Heft 4/2001 - Netzteil
Eine zufällige Begegnung im Zug, wenige Wochen nach dem Anschlag auf das World Trade Center: Eine seit Jahrzehnten in Österreich lebende Tunesierin preist die Vorzüge der laizistischen Orientierung des tunesischen Staates, ereifert sich über grassierende Verschwörungstheorien und die mangelnde Rationalität in den laufenden politischen Debatten, um dann bruchlos von »dem« Medienskandal dieser Tage zu sprechen. Alle wüssten es, nur die westlichen Medien offenbar noch immer nicht - oder noch schlimmer: Sie verschweigen es. 4.000 Juden seien am 11. September nicht zur Arbeit in den Twin Towers erschienen, nur die selbstverständlich mehrheitlich jüdischen Reporter seien Minuten nach dem Anschlag zur Stelle gewesen - ganz so, als ob sie davon schon vorher vom Auftraggeber des Anschlags, dem israelischen Geheimdienst Mossad, informiert worden wären.
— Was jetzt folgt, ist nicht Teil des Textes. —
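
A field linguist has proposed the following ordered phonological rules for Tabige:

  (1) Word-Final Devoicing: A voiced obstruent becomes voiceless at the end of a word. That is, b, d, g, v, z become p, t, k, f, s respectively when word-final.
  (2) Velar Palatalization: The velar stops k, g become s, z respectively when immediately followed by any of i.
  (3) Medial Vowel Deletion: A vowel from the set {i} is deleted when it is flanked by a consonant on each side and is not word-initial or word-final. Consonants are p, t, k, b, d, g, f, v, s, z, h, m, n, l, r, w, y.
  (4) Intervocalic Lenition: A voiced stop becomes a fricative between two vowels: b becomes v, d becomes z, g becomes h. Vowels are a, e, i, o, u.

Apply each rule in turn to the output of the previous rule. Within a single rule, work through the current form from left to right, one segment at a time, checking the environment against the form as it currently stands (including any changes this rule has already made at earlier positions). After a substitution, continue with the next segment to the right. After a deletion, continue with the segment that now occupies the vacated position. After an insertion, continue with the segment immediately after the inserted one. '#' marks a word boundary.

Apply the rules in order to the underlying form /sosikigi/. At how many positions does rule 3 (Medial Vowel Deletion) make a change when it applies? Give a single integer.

(1) Word-Final Devoicing: no change — [sosikigi]
(2) Velar Palatalization: [sosikigi] → [sosisizi]
(3) Medial Vowel Deletion: [sosisizi] → [sosszi]
(4) Intervocalic Lenition: no change — [sosszi]
Rule 3 changed 2 position(s).

2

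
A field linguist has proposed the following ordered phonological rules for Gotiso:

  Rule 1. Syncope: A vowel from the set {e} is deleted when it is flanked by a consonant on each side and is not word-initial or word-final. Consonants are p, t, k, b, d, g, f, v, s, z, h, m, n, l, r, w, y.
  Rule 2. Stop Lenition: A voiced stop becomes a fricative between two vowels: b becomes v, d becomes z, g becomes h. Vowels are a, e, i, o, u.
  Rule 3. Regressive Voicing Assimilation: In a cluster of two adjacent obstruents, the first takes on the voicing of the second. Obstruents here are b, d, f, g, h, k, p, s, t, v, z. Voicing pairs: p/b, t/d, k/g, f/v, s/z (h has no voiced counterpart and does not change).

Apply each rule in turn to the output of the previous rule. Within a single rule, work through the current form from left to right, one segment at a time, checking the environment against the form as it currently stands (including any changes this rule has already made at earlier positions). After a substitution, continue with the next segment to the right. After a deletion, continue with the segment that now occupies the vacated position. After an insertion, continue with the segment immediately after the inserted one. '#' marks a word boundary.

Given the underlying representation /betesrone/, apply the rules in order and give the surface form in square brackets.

Rule 1 Syncope: [betesrone] → [btsrone]
Rule 2 Stop Lenition: no change — [btsrone]
Rule 3 Regressive Voicing Assimilation: [btsrone] → [ptsrone]

[ptsrone]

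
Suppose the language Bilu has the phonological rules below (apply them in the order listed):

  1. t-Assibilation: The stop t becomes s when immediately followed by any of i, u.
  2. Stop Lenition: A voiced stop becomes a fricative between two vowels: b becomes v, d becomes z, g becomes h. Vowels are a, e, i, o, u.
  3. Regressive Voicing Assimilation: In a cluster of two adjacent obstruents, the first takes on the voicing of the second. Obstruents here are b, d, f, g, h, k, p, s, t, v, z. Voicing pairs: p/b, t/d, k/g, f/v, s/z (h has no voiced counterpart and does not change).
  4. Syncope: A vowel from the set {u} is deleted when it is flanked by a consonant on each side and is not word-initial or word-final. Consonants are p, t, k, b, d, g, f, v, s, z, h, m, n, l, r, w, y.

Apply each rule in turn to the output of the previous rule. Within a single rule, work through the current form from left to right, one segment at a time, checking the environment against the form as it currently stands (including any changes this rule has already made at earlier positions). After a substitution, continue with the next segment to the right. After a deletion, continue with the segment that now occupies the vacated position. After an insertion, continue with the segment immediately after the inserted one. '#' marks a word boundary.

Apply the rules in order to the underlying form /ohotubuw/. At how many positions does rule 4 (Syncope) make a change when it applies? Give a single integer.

1 t-Assibilation: [ohotubuw] → [ohosubuw]
2 Stop Lenition: [ohosubuw] → [ohosuvuw]
3 Regressive Voicing Assimilation: no change — [ohosuvuw]
4 Syncope: [ohosuvuw] → [ohosvw]
Rule 4 changed 2 position(s).

2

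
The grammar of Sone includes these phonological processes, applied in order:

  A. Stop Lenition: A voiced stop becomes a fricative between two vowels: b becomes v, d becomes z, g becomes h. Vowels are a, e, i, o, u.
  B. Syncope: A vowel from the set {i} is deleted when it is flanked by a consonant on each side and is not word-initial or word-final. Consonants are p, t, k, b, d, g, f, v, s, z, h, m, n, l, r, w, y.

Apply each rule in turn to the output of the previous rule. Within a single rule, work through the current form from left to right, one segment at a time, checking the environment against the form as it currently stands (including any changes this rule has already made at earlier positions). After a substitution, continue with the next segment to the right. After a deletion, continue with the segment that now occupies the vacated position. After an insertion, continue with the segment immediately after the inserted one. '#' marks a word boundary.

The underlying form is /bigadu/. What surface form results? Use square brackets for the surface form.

[bhazu]

A Stop Lenition: [bigadu] → [bihazu]
B Syncope: [bihazu] → [bhazu]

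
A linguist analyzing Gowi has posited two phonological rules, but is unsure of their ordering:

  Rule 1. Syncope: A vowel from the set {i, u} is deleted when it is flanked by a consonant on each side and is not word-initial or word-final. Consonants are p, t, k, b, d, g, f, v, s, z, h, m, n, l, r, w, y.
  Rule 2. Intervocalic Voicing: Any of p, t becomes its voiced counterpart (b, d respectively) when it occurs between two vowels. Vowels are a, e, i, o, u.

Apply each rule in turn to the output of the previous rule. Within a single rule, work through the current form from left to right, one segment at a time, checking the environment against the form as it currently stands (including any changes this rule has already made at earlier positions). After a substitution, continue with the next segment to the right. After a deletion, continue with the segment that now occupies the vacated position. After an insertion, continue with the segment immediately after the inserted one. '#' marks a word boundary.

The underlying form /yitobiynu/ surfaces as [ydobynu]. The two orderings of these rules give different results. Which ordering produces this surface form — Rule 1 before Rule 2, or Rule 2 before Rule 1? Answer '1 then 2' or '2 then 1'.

2 then 1

Order 1 then 2:
  1 Syncope: [yitobiynu] → [ytobynu]
  2 Intervocalic Voicing: no change — [ytobynu]
  result: [ytobynu]
Order 2 then 1:
  2 Intervocalic Voicing: [yitobiynu] → [yidobiynu]
  1 Syncope: [yidobiynu] → [ydobynu]
  result: [ydobynu]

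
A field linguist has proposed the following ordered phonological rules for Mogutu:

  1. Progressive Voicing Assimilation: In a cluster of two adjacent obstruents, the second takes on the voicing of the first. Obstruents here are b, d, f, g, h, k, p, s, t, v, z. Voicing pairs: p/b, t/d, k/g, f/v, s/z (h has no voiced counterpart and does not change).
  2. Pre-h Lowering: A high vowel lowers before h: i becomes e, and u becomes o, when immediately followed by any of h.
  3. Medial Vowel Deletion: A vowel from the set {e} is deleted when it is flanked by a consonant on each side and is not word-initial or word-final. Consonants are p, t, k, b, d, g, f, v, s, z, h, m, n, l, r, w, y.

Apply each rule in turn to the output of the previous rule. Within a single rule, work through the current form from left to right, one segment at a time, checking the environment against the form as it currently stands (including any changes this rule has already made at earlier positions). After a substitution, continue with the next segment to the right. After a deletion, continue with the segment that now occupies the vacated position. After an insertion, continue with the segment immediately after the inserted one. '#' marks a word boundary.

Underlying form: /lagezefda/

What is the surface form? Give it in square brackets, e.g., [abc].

[lagzfta]

1 Progressive Voicing Assimilation: [lagezefda] → [lagezefta]
2 Pre-h Lowering: no change — [lagezefta]
3 Medial Vowel Deletion: [lagezefta] → [lagzfta]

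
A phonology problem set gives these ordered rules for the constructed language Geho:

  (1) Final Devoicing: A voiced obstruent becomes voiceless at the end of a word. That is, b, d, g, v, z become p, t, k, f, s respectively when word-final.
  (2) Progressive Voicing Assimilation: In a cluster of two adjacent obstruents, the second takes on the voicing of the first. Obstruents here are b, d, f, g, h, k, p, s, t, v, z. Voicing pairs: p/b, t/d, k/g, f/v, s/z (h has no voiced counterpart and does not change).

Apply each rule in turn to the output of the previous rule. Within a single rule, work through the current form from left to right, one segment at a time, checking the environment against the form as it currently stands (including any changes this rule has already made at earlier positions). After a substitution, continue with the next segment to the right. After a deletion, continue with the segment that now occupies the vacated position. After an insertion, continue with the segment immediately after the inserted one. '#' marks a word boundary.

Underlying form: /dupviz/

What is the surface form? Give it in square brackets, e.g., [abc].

(1) Final Devoicing: [dupviz] → [dupvis]
(2) Progressive Voicing Assimilation: [dupvis] → [dupfis]

[dupfis]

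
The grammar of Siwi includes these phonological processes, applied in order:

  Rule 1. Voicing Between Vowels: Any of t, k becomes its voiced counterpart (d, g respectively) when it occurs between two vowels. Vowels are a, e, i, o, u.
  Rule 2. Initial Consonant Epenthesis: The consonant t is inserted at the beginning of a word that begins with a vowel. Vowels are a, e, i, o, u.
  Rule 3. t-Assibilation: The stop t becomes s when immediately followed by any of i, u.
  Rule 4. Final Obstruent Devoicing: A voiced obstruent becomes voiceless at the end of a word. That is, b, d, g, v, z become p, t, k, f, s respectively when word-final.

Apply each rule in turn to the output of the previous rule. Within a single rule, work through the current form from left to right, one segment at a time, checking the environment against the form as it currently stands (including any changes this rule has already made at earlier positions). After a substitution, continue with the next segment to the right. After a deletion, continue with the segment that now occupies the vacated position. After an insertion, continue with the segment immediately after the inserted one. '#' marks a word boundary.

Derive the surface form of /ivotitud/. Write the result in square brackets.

[sivodidut]

Rule 1 Voicing Between Vowels: [ivotitud] → [ivodidud]
Rule 2 Initial Consonant Epenthesis: [ivodidud] → [tivodidud]
Rule 3 t-Assibilation: [tivodidud] → [sivodidud]
Rule 4 Final Obstruent Devoicing: [sivodidud] → [sivodidut]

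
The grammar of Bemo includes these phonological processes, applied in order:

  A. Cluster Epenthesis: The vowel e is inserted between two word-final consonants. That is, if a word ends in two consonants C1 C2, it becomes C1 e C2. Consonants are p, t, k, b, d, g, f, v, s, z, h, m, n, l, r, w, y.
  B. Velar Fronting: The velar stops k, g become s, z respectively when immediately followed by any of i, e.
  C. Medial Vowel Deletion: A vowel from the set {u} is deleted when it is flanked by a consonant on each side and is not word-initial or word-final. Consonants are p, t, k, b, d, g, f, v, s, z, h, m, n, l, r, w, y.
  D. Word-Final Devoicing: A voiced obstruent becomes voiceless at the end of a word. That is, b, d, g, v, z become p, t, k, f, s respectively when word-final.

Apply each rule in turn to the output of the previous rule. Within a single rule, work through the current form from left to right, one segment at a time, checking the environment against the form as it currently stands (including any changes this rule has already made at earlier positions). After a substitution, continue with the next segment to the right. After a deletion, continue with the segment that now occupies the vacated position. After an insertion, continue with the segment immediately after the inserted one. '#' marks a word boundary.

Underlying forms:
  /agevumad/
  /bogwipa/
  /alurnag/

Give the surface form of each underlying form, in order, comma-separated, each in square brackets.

/agevumad/:
  A Cluster Epenthesis: no change — [agevumad]
  B Velar Fronting: [agevumad] → [azevumad]
  C Medial Vowel Deletion: [azevumad] → [azevmad]
  D Word-Final Devoicing: [azevmad] → [azevmat]
/bogwipa/:
  A Cluster Epenthesis: no change — [bogwipa]
  B Velar Fronting: no change — [bogwipa]
  C Medial Vowel Deletion: no change — [bogwipa]
  D Word-Final Devoicing: no change — [bogwipa]
/alurnag/:
  A Cluster Epenthesis: no change — [alurnag]
  B Velar Fronting: no change — [alurnag]
  C Medial Vowel Deletion: [alurnag] → [alrnag]
  D Word-Final Devoicing: [alrnag] → [alrnak]

[azevmat], [bogwipa], [alrnak]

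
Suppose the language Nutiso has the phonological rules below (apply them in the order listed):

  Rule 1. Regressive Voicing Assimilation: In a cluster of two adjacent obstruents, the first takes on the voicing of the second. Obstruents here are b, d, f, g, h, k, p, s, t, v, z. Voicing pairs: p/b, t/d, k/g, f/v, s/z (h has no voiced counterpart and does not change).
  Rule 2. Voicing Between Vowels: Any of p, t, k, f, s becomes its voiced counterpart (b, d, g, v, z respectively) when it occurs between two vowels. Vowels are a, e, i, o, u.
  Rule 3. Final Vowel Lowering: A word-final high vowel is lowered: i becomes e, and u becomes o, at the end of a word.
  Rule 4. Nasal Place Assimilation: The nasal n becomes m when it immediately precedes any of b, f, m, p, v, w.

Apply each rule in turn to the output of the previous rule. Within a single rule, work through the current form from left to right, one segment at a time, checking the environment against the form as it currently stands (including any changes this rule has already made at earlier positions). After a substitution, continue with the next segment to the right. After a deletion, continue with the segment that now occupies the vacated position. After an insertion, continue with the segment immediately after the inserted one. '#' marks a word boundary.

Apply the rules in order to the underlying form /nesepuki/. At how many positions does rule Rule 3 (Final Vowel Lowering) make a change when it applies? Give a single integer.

Rule 1 Regressive Voicing Assimilation: no change — [nesepuki]
Rule 2 Voicing Between Vowels: [nesepuki] → [nezebugi]
Rule 3 Final Vowel Lowering: [nezebugi] → [nezebuge]
Rule 4 Nasal Place Assimilation: no change — [nezebuge]
Rule Rule 3 changed 1 position(s).

1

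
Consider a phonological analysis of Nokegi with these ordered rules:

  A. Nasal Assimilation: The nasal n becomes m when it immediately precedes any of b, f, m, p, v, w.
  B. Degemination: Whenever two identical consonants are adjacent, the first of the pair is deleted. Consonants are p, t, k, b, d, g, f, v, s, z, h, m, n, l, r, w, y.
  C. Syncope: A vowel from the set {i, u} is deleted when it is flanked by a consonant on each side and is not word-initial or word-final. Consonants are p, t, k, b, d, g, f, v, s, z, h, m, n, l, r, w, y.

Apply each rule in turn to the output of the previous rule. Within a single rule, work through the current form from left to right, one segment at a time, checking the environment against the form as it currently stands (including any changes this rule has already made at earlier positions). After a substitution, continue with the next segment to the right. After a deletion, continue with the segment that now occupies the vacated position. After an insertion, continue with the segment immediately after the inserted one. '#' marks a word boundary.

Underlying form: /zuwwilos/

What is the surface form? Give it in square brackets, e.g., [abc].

[zwlos]

A Nasal Assimilation: no change — [zuwwilos]
B Degemination: [zuwwilos] → [zuwilos]
C Syncope: [zuwilos] → [zwlos]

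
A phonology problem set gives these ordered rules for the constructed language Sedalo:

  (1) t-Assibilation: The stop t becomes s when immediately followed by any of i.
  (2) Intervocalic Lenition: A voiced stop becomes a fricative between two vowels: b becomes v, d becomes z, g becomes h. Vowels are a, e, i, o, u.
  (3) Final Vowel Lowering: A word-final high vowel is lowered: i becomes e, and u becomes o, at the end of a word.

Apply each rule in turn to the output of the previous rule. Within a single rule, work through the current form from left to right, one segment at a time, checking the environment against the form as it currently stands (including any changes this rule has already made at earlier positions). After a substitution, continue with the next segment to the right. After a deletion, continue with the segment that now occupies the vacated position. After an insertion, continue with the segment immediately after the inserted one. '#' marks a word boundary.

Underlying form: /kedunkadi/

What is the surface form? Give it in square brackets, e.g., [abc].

[kezunkaze]

(1) t-Assibilation: no change — [kedunkadi]
(2) Intervocalic Lenition: [kedunkadi] → [kezunkazi]
(3) Final Vowel Lowering: [kezunkazi] → [kezunkaze]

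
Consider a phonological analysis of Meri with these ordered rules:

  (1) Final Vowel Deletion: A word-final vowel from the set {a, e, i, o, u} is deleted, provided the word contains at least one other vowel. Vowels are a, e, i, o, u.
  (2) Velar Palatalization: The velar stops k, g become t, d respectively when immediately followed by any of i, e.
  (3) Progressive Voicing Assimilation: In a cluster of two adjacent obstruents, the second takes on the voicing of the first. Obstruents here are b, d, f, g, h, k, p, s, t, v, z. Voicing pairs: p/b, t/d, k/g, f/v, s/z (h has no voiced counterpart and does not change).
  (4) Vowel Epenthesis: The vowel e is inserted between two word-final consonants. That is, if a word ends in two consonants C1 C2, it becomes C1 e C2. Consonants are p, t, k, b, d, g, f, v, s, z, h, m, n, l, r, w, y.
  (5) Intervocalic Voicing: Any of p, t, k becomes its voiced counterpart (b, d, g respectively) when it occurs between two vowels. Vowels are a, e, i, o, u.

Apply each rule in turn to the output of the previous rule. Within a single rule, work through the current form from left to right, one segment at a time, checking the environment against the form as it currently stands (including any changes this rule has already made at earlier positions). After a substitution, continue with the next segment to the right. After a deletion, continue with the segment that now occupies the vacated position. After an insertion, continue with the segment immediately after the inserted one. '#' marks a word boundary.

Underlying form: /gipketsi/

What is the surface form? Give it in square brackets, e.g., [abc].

(1) Final Vowel Deletion: [gipketsi] → [gipkets]
(2) Velar Palatalization: [gipkets] → [diptets]
(3) Progressive Voicing Assimilation: no change — [diptets]
(4) Vowel Epenthesis: [diptets] → [diptetes]
(5) Intervocalic Voicing: [diptetes] → [diptedes]

[diptedes]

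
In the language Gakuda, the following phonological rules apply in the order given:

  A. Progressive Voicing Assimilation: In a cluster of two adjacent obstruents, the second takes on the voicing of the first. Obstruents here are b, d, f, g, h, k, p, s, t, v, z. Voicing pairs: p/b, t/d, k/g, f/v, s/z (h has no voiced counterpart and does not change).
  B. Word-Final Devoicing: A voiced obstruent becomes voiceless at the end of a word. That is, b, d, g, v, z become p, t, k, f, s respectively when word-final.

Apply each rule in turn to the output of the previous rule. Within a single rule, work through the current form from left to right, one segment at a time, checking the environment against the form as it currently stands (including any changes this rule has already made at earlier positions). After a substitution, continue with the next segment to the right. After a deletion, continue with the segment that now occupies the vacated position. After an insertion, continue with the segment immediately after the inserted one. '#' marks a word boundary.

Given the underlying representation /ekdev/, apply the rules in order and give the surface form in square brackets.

A Progressive Voicing Assimilation: [ekdev] → [ektev]
B Word-Final Devoicing: [ektev] → [ektef]

[ektef]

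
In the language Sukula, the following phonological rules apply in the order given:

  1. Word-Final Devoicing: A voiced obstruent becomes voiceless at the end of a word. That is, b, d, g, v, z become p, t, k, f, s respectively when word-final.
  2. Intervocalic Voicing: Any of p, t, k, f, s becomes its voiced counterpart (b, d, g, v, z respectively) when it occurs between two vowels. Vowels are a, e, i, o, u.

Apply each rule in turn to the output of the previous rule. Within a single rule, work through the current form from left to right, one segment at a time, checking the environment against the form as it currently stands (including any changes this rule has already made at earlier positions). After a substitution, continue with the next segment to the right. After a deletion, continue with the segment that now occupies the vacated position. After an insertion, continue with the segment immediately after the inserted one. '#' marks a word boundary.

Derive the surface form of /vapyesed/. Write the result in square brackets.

[vapyezet]

1 Word-Final Devoicing: [vapyesed] → [vapyeset]
2 Intervocalic Voicing: [vapyeset] → [vapyezet]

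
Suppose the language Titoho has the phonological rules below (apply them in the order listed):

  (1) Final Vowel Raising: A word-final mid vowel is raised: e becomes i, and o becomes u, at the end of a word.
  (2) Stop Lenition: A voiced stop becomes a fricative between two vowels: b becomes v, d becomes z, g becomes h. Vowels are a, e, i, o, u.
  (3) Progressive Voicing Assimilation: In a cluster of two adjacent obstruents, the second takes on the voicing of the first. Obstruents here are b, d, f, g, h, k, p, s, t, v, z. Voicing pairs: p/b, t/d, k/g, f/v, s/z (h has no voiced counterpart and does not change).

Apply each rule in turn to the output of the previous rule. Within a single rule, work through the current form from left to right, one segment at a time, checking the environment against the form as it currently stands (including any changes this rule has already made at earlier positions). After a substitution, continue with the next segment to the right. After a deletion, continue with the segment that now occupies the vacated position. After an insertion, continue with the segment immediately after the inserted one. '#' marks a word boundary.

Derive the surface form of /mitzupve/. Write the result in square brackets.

(1) Final Vowel Raising: [mitzupve] → [mitzupvi]
(2) Stop Lenition: no change — [mitzupvi]
(3) Progressive Voicing Assimilation: [mitzupvi] → [mitsupfi]

[mitsupfi]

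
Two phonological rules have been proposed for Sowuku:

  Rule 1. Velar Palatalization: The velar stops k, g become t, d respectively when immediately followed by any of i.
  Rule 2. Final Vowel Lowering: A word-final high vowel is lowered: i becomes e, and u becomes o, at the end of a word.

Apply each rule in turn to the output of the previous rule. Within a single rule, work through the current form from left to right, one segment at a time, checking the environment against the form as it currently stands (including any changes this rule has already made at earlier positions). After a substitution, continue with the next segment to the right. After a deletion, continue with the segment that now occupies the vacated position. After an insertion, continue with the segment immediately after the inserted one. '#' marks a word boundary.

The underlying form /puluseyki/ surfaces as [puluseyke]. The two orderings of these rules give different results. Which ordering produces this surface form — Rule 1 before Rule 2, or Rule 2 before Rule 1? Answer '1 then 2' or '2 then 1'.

2 then 1

Order 1 then 2:
  1 Velar Palatalization: [puluseyki] → [puluseyti]
  2 Final Vowel Lowering: [puluseyti] → [puluseyte]
  result: [puluseyte]
Order 2 then 1:
  2 Final Vowel Lowering: [puluseyki] → [puluseyke]
  1 Velar Palatalization: no change — [puluseyke]
  result: [puluseyke]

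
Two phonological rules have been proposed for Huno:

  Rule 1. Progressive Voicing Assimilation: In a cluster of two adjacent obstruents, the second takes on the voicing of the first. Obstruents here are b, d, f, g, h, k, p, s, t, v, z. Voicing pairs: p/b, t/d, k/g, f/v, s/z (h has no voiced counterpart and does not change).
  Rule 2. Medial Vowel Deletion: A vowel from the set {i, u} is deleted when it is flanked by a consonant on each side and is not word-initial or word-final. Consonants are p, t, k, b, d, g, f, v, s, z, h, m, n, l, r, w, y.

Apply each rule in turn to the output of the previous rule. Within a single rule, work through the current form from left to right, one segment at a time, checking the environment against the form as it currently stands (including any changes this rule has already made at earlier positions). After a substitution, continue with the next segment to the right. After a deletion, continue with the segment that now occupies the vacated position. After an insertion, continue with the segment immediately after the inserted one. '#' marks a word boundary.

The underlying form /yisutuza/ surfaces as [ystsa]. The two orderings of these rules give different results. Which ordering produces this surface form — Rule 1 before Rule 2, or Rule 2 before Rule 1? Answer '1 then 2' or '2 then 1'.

Order 1 then 2:
  1 Progressive Voicing Assimilation: no change — [yisutuza]
  2 Medial Vowel Deletion: [yisutuza] → [ystza]
  result: [ystza]
Order 2 then 1:
  2 Medial Vowel Deletion: [yisutuza] → [ystza]
  1 Progressive Voicing Assimilation: [ystza] → [ystsa]
  result: [ystsa]

2 then 1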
Am 17. September wird dieses Konstrukt laut eines »Spiegel«-Artikels von dem libanesischen Fernsehsender Al-Manar, der sich auf seiner Homepage zur »psychologischen Kriegsführung gegen den zionistischen Feind« bekennt, in die mediale Umlaufbahn gehievt. Später findet es sich in der US-Netzzeitung »Information Times« wieder und pflanzt sich in unzähligen Email-Versionen fort. Am 18. Oktober schließlich zitiert das US-amerikanische Magazin »Newsweek« eine von Gallup International durchgeführte Umfrage in Pakistan: 48 % der Pakistanis glauben demnach, dass Israel hinter den Anschlägen auf das World Trade Center steht. 25 % glauben an eine inneramerikanische Verschwörung, 12% halten Osama Bin Laden für den Auftraggeber der Anschläge.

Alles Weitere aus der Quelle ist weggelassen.